Paradoxalement, c’est au cœur même du capitalisme financier oligarchique, qu’est né l’outil permettant l’avènement de son inverse (le partage, la gratuité, la distribution au lieu de la concentration, le profit, et l’accaparation). Comme dans le symbole du Yin et du Yang : poussé à l’extrême une force engendre son contraire. C’est pour cela qu’il y a un petit point de Yin au coeur du Yang et inversement.

Une contre-révolution semble naître au même moment à travers Internet (naît officiellement en 1990, dont l’ancêtre militaire Arpanet est né en 1969) et les logiciels libres, révolutionnant les notions de commerce et de partage, et donc de propriété. Ne concernant à la base que des "données purement virtuelles" (programme informatique, musique, film, savoir), cette révolution s’étend progressivement à d’autres domaines (financier, monétaire, matériel, savoir faire, loisir, voyage, etc…) :

  • site de co-voiturage, d’auto partage
  • site de finance ou de production (pour des films) collective
  • site d’hébergement chez l’habitant et d’échange d’appartements
  • site de troc, de récupération, de bricolage/fabrication artisanale, recettes de cuisines
  • médecine "aidée", auto diagnostique
  • etc…

Le tout se faisant hors des circuits commerciaux et monétaires traditionnels. L’humain retrouve le goût du partage, de la communauté, de l’innovation, de la créativité, et de la liberté d’échanger et de choisir sans la contrainte d’une force extérieure qui vient lui dicter quoi faire pour assurer la rente de quelques-uns.

Un combat titanesque s’est engagé entre l’ancien paradigme de propriété qui détient aujourd’hui dans des mains centralisées les clés de :

  • l’énergie,
  • l’alimentation,
  • l’habitation,
  • la fabrication,
  • l’information;

et le nouveau paradigme du libre qui élimine la notion de propriété privée chère au communisme, sans pour autant éliminer le mérite personnel et sa rétribution, faisant ainsi la synthèse du meilleur du communisme et du capitalisme.

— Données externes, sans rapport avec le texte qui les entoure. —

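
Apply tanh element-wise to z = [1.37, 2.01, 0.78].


tanh(1.37) = 0.8787
tanh(2.01) = 0.9647
tanh(0.78) = 0.6527
result = [0.8787, 0.9647, 0.6527]

[0.8787, 0.9647, 0.6527]


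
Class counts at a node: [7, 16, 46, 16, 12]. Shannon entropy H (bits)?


Probabilities: [7/97, 16/97, 46/97, 16/97, 12/97] ≈ [0.0722, 0.1649, 0.4742, 0.1649, 0.1237]
H = -((7/97)·log₂(7/97) + (16/97)·log₂(16/97) + (46/97)·log₂(46/97) + (16/97)·log₂(16/97) + (12/97)·log₂(12/97))
  = 2.0148 bits

2.0148 bits


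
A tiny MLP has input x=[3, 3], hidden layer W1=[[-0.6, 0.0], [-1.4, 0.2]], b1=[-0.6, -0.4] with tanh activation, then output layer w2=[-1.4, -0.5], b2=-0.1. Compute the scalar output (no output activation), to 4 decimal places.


z1[0] = (-0.6)·(3) + (0.0)·(3) - 0.6 = -2.4
z1[1] = (-1.4)·(3) + (0.2)·(3) - 0.4 = -4.0
h = tanh(z1) = [-0.9837, -0.9993]
output = (-1.4)·(-0.9837) + (-0.5)·(-0.9993) - 0.1 = 1.7768

1.7768


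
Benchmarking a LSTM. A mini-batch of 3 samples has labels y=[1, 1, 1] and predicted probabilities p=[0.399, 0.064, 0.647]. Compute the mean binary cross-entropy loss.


L[0] = -ln(0.399) = 0.9188
L[1] = -ln(0.064) = 2.7489
L[2] = -ln(0.647) = 0.4354
mean = (0.9188 + 2.7489 + 0.4354)/3 = 1.3677

1.3677


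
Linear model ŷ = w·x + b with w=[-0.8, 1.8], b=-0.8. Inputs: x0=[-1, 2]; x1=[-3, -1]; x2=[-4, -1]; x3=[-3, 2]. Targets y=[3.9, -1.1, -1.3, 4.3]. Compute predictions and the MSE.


ŷ0 = (-0.8)·(-1) + (1.8)·(2) - 0.8 = 3.6
ŷ1 = (-0.8)·(-3) + (1.8)·(-1) - 0.8 = -0.2
ŷ2 = (-0.8)·(-4) + (1.8)·(-1) - 0.8 = 0.6
ŷ3 = (-0.8)·(-3) + (1.8)·(2) - 0.8 = 5.2
errors² = [0.09, 0.81, 3.61, 0.81]
MSE = 5.3200/4 = 1.33

1.33


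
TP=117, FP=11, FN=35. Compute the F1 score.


Precision = 117/128 = 0.9141
Recall = 117/152 = 0.7697
F1 = 2·P·R/(P+R) = 2·TP/(2·TP+FP+FN) = 234/(234+11+35) = 234/280 = 0.8357

0.8357


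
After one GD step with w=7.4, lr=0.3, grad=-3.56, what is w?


w_new = w - α·∇
= 7.4 - 0.3·-3.56
= 7.4 + 1.068
= 8.468

8.468


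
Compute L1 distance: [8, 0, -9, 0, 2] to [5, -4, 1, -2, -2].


d = |8-5| + |0+ 4| + |-9-1| + |0+ 2| + |2+ 2|
  = 3 + 4 + 10 + 2 + 4
  = 23

23


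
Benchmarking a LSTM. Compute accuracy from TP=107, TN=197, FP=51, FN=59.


Accuracy = (TP+TN)/(TP+TN+FP+FN)
= (107+197)/(414)
= 304/414 = 73.43%

73.43%


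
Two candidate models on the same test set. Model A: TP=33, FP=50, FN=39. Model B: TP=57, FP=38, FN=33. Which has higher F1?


Model A: P=33/83=0.3976, R=33/72=0.4583, F1=2PR/(P+R)=2TP/(2TP+FP+FN)=66/155=0.4258
Model B: P=57/95=0.6, R=57/90=0.6333, F1=2PR/(P+R)=2TP/(2TP+FP+FN)=114/185=0.6162
0.4258 < 0.6162 → Model B

Model B


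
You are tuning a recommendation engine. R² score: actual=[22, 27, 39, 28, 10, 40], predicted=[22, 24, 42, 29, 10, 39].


ȳ = 27.6667
SS_res = Σ(y-ŷ)² = 20
SS_tot = Σ(y-ȳ)² = 625.33
R² = 1 - SS_res/SS_tot = 1 - 0.032 = 0.968

0.968


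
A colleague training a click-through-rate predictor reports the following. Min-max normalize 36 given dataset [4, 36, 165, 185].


min=4, max=185
(36-4)/(185-4) = 32/181 = 0.1768

0.1768


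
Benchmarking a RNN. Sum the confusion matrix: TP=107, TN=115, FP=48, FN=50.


Total = TP + TN + FP + FN
= 107 + 115 + 48 + 50
= 320
(Predicted positive: 155, predicted negative: 165)

320


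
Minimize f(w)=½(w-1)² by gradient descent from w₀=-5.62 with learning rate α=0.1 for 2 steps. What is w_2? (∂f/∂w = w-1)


step 1: grad = -5.62-1 = -6.62; w = -5.62 - 0.1·(-6.62) = -4.958
step 2: grad = -4.958-1 = -5.958; w = -4.958 - 0.1·(-5.958) = -4.3622

-4.3622


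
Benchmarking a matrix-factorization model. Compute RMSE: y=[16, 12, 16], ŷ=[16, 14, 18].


MSE = 8/3 = 2.6667
RMSE = √(8/3) = 1.633

1.633


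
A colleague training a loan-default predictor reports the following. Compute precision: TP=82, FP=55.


Precision = TP/(TP+FP)
= 82/(82+55)
= 82/137 = 59.85%

59.85%


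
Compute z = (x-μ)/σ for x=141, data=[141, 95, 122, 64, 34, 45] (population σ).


μ = 83.5, σ = 39.229
z = (141 - 83.5)/39.229 = 1.4658

1.4658


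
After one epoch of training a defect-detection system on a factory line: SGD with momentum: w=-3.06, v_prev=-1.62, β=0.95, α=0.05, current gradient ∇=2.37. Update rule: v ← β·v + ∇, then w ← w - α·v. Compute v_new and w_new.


v_new = 0.95·-1.62 + 2.37 = -1.539 + 2.37 = 0.831
w_new = -3.06 - 0.05·0.831 = -3.06 - 0.04155 = -3.10155

v_new=0.831, w_new=-3.10155


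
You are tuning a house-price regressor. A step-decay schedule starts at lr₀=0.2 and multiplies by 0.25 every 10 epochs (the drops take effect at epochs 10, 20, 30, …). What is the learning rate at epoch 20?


n_drops = ⌊20/10⌋ = 2
lr = 0.2·0.25^2 = 0.2·0.0625 = 0.0125

0.0125


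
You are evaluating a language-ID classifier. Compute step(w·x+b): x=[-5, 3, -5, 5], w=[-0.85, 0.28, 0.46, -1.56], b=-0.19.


z = (-5)·(-0.85) + (3)·(0.28) + (-5)·(0.46) + (5)·(-1.56) - 0.19
  = -5.2
step(z) = 0 (z<0)

0


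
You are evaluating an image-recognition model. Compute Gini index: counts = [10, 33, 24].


Probabilities: [10/67, 33/67, 24/67] ≈ [0.1493, 0.4925, 0.3582]
Σpᵢ² = (100 + 1089 + 576)/67² = 1765/4489
Gini = 1 - Σpᵢ² = 1 - 1765/4489 = 0.6068

0.6068


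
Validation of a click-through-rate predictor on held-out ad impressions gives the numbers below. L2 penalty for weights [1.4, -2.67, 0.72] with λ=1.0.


‖w‖₂² = (1.4)² + (-2.67)² + (0.72)²
     = 1.96 + 7.1289 + 0.5184
     = 9.6073
λ·‖w‖₂² = 1.0·9.6073 = 9.6073

9.6073


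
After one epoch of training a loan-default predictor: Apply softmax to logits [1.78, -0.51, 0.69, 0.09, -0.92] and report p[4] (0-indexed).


Exponentials: e^1.78=5.9299, e^-0.51=0.6005, e^0.69=1.9937, e^0.09=1.0942, e^-0.92=0.3985
Sum = 10.0168
Softmax = [0.592, 0.0599, 0.199, 0.1092, 0.0398]
p[4] = 0.3985/10.0168 = 0.0398

0.0398


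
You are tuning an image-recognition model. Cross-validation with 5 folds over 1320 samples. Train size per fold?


Fold size = 1320/5 = 264
Training per fold = 1320 - 264 = 1056

1056


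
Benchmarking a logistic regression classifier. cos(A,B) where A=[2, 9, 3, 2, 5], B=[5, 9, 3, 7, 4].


A·B = 2·5 + 9·9 + 3·3 + 2·7 + 5·4 = 134
‖A‖ = √123 = 11.0905, ‖B‖ = √180 = 13.4164
cos = 134/(√123·√180) = 134/√22140 = 0.9006

0.9006


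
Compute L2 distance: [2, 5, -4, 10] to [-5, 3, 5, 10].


d = √((2+ 5)² + (5-3)² + (-4-5)² + (10-10)²)
  = √(49 + 4 + 81 + 0)
  = √134 = 11.5758

11.5758


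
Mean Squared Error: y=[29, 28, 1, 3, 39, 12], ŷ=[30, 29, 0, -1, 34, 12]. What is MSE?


Squared errors: (29-30)²=1, (28-29)²=1, (1-0)²=1, (3+ 1)²=16, (39-34)²=25, (12-12)²=0
Sum = 44
MSE = 44/6 = 22/3

22/3


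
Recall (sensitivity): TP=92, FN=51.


Recall = TP/(TP+FN)
= 92/(92+51)
= 92/143 = 64.34%

64.34%


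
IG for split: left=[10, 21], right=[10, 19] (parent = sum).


Parent = [20, 40], H_parent = 0.9183
H_left = 0.9072 (n=31), H_right = 0.9294 (n=29)
H_children = (31/60)·0.9072 + (29/60)·0.9294 = 0.9179
IG = 0.9183 - 0.9179 = 0.0004

0.0004


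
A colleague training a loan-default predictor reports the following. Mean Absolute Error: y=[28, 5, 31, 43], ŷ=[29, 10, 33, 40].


Absolute errors: |28-29|=1, |5-10|=5, |31-33|=2, |43-40|=3
Sum = 11
MAE = 11/4 = 11/4

11/4


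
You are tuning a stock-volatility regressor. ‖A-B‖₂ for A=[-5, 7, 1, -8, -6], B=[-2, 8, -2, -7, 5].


d = √((-5+ 2)² + (7-8)² + (1+ 2)² + (-8+ 7)² + (-6-5)²)
  = √(9 + 1 + 9 + 1 + 121)
  = √141 = 11.8743

11.8743


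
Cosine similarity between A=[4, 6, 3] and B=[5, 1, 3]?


A·B = 4·5 + 6·1 + 3·3 = 35
‖A‖ = √61 = 7.8102, ‖B‖ = √35 = 5.9161
cos = 35/(√61·√35) = 35/√2135 = 0.7575

0.7575


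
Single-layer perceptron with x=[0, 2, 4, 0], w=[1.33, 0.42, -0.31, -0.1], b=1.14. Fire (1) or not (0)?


z = (0)·(1.33) + (2)·(0.42) + (4)·(-0.31) + (0)·(-0.1) + 1.14
  = 0.74
step(z) = 1 (z≥0)

1


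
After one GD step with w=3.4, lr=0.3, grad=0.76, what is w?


w_new = w - α·∇
= 3.4 - 0.3·0.76
= 3.4 - 0.228
= 3.172

3.172


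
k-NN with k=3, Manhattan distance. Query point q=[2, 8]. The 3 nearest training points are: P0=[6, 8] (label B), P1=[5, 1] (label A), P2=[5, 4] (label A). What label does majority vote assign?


d(q,P0) = 4  (label B)
d(q,P1) = 10  (label A)
d(q,P2) = 7  (label A)
Votes: A=2, B=1
Majority → A

A


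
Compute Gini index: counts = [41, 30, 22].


Probabilities: [41/93, 30/93, 22/93] ≈ [0.4409, 0.3226, 0.2366]
Σpᵢ² = (1681 + 900 + 484)/93² = 3065/8649
Gini = 1 - Σpᵢ² = 1 - 3065/8649 = 0.6456

0.6456


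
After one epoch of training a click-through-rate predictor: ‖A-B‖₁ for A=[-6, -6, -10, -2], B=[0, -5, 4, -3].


d = |-6-0| + |-6+ 5| + |-10-4| + |-2+ 3|
  = 6 + 1 + 14 + 1
  = 22

22


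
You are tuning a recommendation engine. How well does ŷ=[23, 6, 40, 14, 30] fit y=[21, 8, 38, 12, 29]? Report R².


ȳ = 21.6
SS_res = Σ(y-ŷ)² = 17
SS_tot = Σ(y-ȳ)² = 601.2
R² = 1 - SS_res/SS_tot = 1 - 0.0283 = 0.9717

0.9717


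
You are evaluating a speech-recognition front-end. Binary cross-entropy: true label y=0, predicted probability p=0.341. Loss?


BCE = -[y·ln(p) + (1-y)·ln(1-p)]
= -0 - 1·ln(1-0.341)
= -ln(0.659) = 0.417

0.417


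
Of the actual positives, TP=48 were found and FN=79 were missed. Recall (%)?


Recall = TP/(TP+FN)
= 48/(48+79)
= 48/127 = 37.8%

37.8%


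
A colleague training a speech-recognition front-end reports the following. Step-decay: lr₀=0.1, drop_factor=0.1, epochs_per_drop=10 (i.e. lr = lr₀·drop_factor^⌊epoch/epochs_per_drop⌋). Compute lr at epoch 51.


n_drops = ⌊51/10⌋ = 5
lr = 0.1·0.1^5 = 0.1·0.00001 = 0.000001

0.000001


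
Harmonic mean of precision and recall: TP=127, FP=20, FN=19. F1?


Precision = 127/147 = 0.8639
Recall = 127/146 = 0.8699
F1 = 2·P·R/(P+R) = 2·TP/(2·TP+FP+FN) = 254/(254+20+19) = 254/293 = 0.8669

0.8669


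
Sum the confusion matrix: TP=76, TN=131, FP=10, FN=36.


Total = TP + TN + FP + FN
= 76 + 131 + 10 + 36
= 253
(Predicted positive: 86, predicted negative: 167)

253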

Beaucoup de Français sont contre le nucléaire mais continuent d’en acheter, alors qu’aujourd’hui on payer des producteurs de renouvelable (Enercoop par exemple). De la même manière, nous pouvons épargner nos sous dans des banques solidaires et "écolos" (NEF par exemple).

De la même manière, on peut utiliser des ordinateurs disposant exclusivement de logiciels libres, et même se faire rembourser Windows (sachant que Ubuntu par exemple est plus facile d’utilisation pour un néophyte que Windows), etc… Les solutions sont la, dans la mesure ou nous somme capable de nous sevrer des anciennes. L’état lui même est devenu une drogue dure pour certains (à travers les aides sociales ou les niches fiscales), comme la TV ou les anxiolytiques.

La manière dont nous dépensons nos sous devient plus importante que le vote que nous déposons dans l’urne.

Internet est notre chance. Les logiciels libres notre opportunité. Ils nous reste peu de temps avant que les lois et les états ne referment la fenêtre. Car Internet pourrait devenir la prison ultime.

(Ajout 28/04/12) A l’inverse de cette évolution vers une nouvelle forme de propriété libre, nous avons l’apparition d’une nouvelle forme de propriété anarcho-capitalo-communiste (oui lol, je sais !) : le projet EuroVegas est tout à fait fascinant et préfigure de la prochaine ou ultime étape de la révolution bourgeoise. Un milliardaire proposes de créer des nombreux emplois a condition que :

  • on lui donne des terres
  • on ne le taxe pas
  • on le laisse faire sa propre justice

Ce n’est que l’aboutissement de la logique capitaliste et elle débouche sur une forme d’anarcho communisme. C’est amusant de voir, comme le montre le symbole du yin et du yang, comme une force poussée a l’extrême peut générer son contraire.